Uranium content, distribution, and biokinetics in human body: USTUR studies

Dr. Maia Avtandilashvili | United States Transuranium and Uranium Registries, Washington State UniversityEnoch Ballroom ABC

Since 1968, the United States Transuranium and Uranium Registries (USTUR) has followed up occupationally-exposed individuals (volunteer tissue donors) by studying biokinetic and dosimetry of actinide elements. The USTUR currently holds data and tissue samples from six whole- and 38 partial-body donors with occupational uranium intakes.
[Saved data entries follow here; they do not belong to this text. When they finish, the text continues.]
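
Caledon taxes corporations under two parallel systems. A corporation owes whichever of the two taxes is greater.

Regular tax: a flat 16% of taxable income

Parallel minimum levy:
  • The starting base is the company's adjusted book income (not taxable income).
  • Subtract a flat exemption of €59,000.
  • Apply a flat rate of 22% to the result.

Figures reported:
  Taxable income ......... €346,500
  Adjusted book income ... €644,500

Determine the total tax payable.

Parallel minimum levy:
  Base (adjusted book income): €644,500
  Less exemption €59,000 → base €585,500
  €585,500 × 22% = €128,810

Regular tax:
  €346,500 × 16% = €55,440

€128,810 > €55,440, so the parallel minimum levy is the binding amount.

€128,810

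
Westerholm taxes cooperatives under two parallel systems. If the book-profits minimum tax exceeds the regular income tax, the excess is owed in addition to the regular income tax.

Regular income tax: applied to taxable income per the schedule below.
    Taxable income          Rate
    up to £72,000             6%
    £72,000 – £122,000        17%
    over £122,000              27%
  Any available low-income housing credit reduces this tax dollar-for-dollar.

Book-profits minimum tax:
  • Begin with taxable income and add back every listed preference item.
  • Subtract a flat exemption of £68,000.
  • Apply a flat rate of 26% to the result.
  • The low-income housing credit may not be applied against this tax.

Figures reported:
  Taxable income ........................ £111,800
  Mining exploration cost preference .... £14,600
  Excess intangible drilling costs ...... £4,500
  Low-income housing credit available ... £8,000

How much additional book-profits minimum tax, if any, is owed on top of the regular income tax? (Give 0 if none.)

£13,268

Regular income tax:
  £72,000 × 6% = £4,320
  £39,800 × 17% = £6,766
  → £11,086
  Less low-income housing credit £8,000 → £3,086

Book-profits minimum tax:
  Adjusted income: £111,800 + £14,600 + £4,500 = £130,900
  Less exemption £68,000 → base £62,900
  £62,900 × 26% = £16,354

Excess of book-profits minimum tax over regular income tax: £16,354 − £3,086 = £13,268.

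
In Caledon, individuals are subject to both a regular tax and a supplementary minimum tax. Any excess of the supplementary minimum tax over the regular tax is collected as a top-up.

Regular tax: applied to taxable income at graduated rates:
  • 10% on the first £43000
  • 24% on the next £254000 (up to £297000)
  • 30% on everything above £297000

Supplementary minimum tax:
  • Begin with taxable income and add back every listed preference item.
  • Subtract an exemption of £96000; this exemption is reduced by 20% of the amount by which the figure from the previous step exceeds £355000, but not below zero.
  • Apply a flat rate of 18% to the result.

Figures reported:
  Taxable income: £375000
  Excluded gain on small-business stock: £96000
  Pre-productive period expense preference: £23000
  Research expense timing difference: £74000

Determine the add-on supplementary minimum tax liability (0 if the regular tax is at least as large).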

In this study, uranium tissue concentrations, body distribution, and biokinetics were compared between a group of individuals (two males and one female) with occupational exposure to uranium and a group with chronic environmental-only intakes (three males).

Of three occupationally-exposed individuals, one had chronic inhalation intake of uranium oxide with natural composition, another had acute inhalation of slightly enriched UF6, and the third (female) had both chronic and acute inhalation of highly enriched U3O8. For all six individuals, the skeleton was a major deposition site where 55 ± 17% of systemic uranium was retained at the time of death. The geometric mean concentration in the skeleton was 4.1 µg·kg-1 with a geometric standard deviation of 1.7. Systemic uranium was equally distributed between the skeleton and soft tissues. For five male cases, uranium content in systemic organs followed the pattern: skeleton >> spleen ≈ kidneys > liver ≈ brain > heart ≈ thyroid. For a single female case, the pattern was: skeleton >> brain ≈ kidneys > heart ≈ liver > thyroid ≈ spleen. For U3O8 inhalation, approximately 40% of occupational uranium was still retained in the skeleton, followed by the kidneys (~30%), and the brain and liver (~10%) 31 years after exposure. For UF6 inhalation, 65 years post-intake, approximately 40% of occupational uranium was retained in the brain, followed by the liver (~26%), and the skeleton (~21%) and kidneys (~7%).